Sie sei eine „Kuhkuschelkraft“, so lautet die Selbstbezeichnung der Autorin eines im Piper-Verlag erschienenen Sachbuchs mit dem Titel „Erstmal für immer. Vom Hörsaal in den Kuhstall“.
In ihrem 2022 erschienenen Buch geht es vordergründig um ihr Leben auf einem Hof in Mörtschach im Kärntner Mölltal. Eigentlich hatte Madeleine Becker nur einen Urlaub auf dem Hof samt dazugehörigem Campingplatz geplant. Doch bereits beim ersten Besuch wird die Autorin von einem Gefühl, „endlich angekommen zu sein“, überrascht. Nach vielen weiteren Besuchen und einem Sommerpraktikum auf dem Milchbetrieb später verliebt sie sich nicht nur Hals über Kopf in die Tiere und die Arbeit zwischen Melkmaschine, Heuernte und Hühnerstall, sondern auch in ihren heutigen Partner Lukas. Seit 2019 lebt und arbeitet das Paar nun „zwischen Bauernhofidylle und der harten Realität eines traditionellen Kleinbetriebs“ zusammen. Nebenbei unterhält Madeleine ihre stetig wachsende Followerschaft mit Fotos und Geschichten vom Hof.
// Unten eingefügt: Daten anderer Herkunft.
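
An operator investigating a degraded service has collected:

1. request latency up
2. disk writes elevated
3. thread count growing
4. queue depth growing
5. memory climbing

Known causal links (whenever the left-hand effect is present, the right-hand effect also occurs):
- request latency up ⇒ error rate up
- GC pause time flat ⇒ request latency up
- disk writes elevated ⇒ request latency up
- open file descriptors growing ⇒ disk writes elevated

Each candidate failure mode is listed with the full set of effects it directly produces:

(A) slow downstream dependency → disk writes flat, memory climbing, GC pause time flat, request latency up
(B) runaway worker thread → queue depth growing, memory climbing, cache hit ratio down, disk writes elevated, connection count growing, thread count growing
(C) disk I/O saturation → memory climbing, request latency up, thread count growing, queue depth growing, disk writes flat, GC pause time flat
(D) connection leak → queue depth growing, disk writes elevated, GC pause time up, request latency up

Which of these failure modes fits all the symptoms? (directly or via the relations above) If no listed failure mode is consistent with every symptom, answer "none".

B

Checking each candidate against the observations:
(A) slow downstream dependency — fails on disk writes elevated, thread count growing, queue depth growing (predicts disk writes flat, not disk writes elevated)
(B) runaway worker thread — accounts for every observation (request latency up by disk writes elevated → request latency up)
(C) disk I/O saturation — request latency up match; disk writes elevated miss; thread count growing match; queue depth growing match; memory climbing match
(D) connection leak — does not account for thread count growing, memory climbing
Only (B) is consistent with every observation.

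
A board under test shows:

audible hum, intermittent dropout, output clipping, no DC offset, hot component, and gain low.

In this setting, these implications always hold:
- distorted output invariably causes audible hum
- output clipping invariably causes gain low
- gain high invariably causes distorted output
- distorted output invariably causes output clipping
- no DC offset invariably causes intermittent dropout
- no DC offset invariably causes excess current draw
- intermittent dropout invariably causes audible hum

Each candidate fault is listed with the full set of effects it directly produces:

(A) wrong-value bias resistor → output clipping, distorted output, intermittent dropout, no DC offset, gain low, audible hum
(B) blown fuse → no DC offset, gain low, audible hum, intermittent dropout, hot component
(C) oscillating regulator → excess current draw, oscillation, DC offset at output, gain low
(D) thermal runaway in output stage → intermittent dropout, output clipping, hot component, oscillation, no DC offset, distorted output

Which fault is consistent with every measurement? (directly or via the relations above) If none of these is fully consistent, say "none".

D

Testing each hypothesis:
(A) wrong-value bias resistor — audible hum ✓; intermittent dropout ✓; output clipping ✓; no DC offset ✓; hot component ✗; gain low ✓
(B) blown fuse — audible hum ✓; intermittent dropout ✓; output clipping ✗; no DC offset ✓; hot component ✓; gain low ✓
(C) oscillating regulator — fails on audible hum, intermittent dropout, output clipping, no DC offset, hot component (predicts DC offset at output, not no DC offset)
(D) thermal runaway in output stage — accounts for every observation (audible hum via distorted output → audible hum)
(D) is the only candidate with no mismatches.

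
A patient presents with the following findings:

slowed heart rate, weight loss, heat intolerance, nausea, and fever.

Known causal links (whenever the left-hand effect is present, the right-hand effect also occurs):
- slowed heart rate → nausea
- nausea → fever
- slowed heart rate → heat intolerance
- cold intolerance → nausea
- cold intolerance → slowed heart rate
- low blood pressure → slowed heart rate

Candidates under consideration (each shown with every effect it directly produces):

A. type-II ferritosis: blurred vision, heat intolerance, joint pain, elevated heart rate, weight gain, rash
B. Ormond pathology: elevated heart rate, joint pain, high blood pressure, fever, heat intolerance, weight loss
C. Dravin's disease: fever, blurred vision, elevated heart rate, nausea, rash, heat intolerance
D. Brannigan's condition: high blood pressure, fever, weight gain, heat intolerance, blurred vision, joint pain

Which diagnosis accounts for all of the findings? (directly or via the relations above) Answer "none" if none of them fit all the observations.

none

Per-candidate check:
(A) type-II ferritosis — fails on slowed heart rate, weight loss, nausea, fever (predicts elevated heart rate, not slowed heart rate; predicts weight gain, not weight loss)
(B) Ormond pathology — slowed heart rate NO; weight loss yes; heat intolerance yes; nausea NO; fever yes
(C) Dravin's disease — fails on slowed heart rate, weight loss (predicts elevated heart rate, not slowed heart rate)
(D) Brannigan's condition — slowed heart rate NO; weight loss NO; heat intolerance yes; nausea NO; fever yes
No candidate is consistent with all observations.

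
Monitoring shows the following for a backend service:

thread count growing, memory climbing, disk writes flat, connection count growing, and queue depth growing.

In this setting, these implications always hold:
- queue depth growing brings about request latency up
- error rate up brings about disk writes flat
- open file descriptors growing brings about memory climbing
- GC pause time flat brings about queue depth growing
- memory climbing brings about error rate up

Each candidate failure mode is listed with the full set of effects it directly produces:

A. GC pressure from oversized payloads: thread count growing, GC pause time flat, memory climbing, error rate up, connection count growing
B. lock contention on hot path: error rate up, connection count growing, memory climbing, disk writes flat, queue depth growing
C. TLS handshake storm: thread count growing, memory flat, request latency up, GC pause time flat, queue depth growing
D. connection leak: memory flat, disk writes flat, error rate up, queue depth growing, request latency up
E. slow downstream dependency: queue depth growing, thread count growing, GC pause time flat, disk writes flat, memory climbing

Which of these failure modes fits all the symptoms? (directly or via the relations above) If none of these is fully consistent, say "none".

A

For each candidate, compare predicted effects to what was observed:
(A) GC pressure from oversized payloads — thread count growing match; memory climbing match; disk writes flat match (by error rate up → disk writes flat); connection count growing match; queue depth growing match (by GC pause time flat → queue depth growing)
(B) lock contention on hot path — does not account for thread count growing
(C) TLS handshake storm — thread count growing match; memory climbing miss; disk writes flat miss; connection count growing miss; queue depth growing match
(D) connection leak — thread count growing miss; memory climbing miss; disk writes flat match; connection count growing miss; queue depth growing match
(E) slow downstream dependency — does not account for connection count growing
(A) alone accounts for all the evidence.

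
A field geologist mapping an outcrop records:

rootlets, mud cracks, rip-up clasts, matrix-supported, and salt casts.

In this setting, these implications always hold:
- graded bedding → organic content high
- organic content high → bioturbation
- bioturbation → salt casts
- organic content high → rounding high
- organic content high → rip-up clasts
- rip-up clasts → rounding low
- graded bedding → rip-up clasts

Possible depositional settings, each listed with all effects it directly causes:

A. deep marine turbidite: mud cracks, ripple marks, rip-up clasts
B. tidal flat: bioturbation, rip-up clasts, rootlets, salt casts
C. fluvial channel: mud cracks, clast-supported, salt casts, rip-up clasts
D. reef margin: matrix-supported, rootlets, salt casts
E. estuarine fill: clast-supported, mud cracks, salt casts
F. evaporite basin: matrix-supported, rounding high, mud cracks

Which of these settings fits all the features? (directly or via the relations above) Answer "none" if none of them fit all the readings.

none

For each candidate, compare predicted effects to what was observed:
(A) deep marine turbidite — does not account for rootlets, matrix-supported, salt casts
(B) tidal flat — does not account for mud cracks, matrix-supported
(C) fluvial channel — fails on rootlets, matrix-supported (predicts clast-supported, not matrix-supported)
(D) reef margin — rootlets yes; mud cracks NO; rip-up clasts NO; matrix-supported yes; salt casts yes
(E) estuarine fill — rootlets NO; mud cracks yes; rip-up clasts NO; matrix-supported NO; salt casts yes
(F) evaporite basin — rootlets NO; mud cracks yes; rip-up clasts NO; matrix-supported yes; salt casts NO
None of the listed candidates fits everything.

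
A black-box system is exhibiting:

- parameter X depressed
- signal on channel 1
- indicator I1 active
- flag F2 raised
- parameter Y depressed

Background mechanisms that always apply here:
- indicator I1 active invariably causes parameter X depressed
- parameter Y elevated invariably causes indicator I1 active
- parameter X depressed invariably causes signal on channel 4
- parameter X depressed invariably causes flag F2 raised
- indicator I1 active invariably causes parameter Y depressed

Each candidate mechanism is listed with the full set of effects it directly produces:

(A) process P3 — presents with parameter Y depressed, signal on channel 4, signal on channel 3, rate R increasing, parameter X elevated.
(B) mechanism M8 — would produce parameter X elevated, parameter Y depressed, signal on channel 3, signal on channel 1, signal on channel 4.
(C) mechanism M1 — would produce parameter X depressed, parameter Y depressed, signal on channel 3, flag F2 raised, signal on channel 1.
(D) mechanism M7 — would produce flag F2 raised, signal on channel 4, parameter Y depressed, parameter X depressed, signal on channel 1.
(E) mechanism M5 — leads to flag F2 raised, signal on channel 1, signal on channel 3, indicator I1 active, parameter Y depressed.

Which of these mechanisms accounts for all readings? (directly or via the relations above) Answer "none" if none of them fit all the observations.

Per-candidate check:
(A) process P3 — parameter X depressed miss; signal on channel 1 miss; indicator I1 active miss; flag F2 raised miss; parameter Y depressed match
(B) mechanism M8 — fails on parameter X depressed, indicator I1 active, flag F2 raised (predicts parameter X elevated, not parameter X depressed)
(C) mechanism M1 — parameter X depressed match; signal on channel 1 match; indicator I1 active miss; flag F2 raised match; parameter Y depressed match
(D) mechanism M7 — does not account for indicator I1 active
(E) mechanism M5 — accounts for every observation (parameter X depressed through indicator I1 active → parameter X depressed)
Only (E) is consistent with every observation.

E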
Tierwohl, Romantik und Aufklärung
Die Autorin inspiriert mit ihren Beobachtungen und Beschreibungen dazu, das Leben und das Hofleben im Besonderen nicht einfach an sich vorbeiziehen zu lassen, sondern weist mit gekonnter Formulierung auf die kleinen Freuden und Schönheiten des Alltags und im Umgang mit Tieren hin. Mit Humor, Ehrlichkeit und auch einer gewissen städtischen Naivität bringt sie einen Blick auf landwirtschaftliche Abläufe und Tierhaltung, der Selbstverständliches infrage stellt und Mut macht, den eigenen Weg zu gehen. Dabei reiht sich Becker im aktuellen Zeitgeist der jüngeren Generationen, dem Wunsch nach mehr Tierwohl, ein. An manchen Stellen des Buches wird erfahrenen Agrariern die eine oder andere Erklärung womöglich überflüssig erscheinen, ein (Groß-)Teil der Leser stammt aber vermutlich nicht aus der Landwirtschaft, und Aufklärung ist der Autorin ein großes Anliegen. Ihr hoher Bekanntheitsgrad ist wohl auch der feinfühligen visuellen Aufbereitung geschuldet, mit der sie in den sozialen Medien das Leben am Hof dokumentiert. 55 farbige Bilder finden sich auch im Buch.
Ihr Herz schlägt für unwirtschaftliche Tiere
Ein weiteres, erst in den Startlöchern stehendes und aus bäuerlicher Sicht wohl das kontroverseste Projekt der Wahlkärntnerin ist der sogenannte „Lebenshof Chickago Care“, bei dem in Form von zeitlich begrenzten Patenschaften unter dem Motto „Pension statt Pfanne“ ehemaligen Nutztieren oder solchen, die es nie werden konnten, durch Spenden ein Lebensabend ermöglicht wird. Das Projekt findet in der Followerschaft der Autorin großen Anklang.
Zeit für Umbruch
Auf die Frage hin, ob die Gründung des Patenschaftsmodells ein Plan B für einen Ausstieg aus der Milchproduktion sei, verweist Becker darauf, dass ein Milchbetrieb ihrer Größenordnung aktuell aufgrund der Milchpreise und der hohen Energie- und Futterkosten ohne zusätzliche Spezialisierung nicht zukunftstauglich sei. Vor einigen Wochen kündigte Becker zudem auf Instagram überraschend an, den Hof in Mörtschach verlassen zu müssen. Zusammen mit ihrem Partner und den Tieren ist sie nun auf der Suche nach einem neuen Hof. Aus Beckers Andeutungen geht hervor, dass die geplante Hofübergabe an einem Generationenkonflikt scheitern dürfte. Becker beobachtet auch durch die vielen Nachrichten, die sie von anderen Betroffenen erhält, ein ähnliches Muster: „Wachse in die althergebrachten Prinzipien und Vorstellungen der vorherigen Generation hinein — oder weiche“. Der Zeitpunkt zu gehen sei für das junge Paar nun unaufschiebbar, schreibt Becker. Dass es auch auf unkonventionellem Weg gehen kann, dafür ist ihr Werdegang bisher wohl der beste Beweis.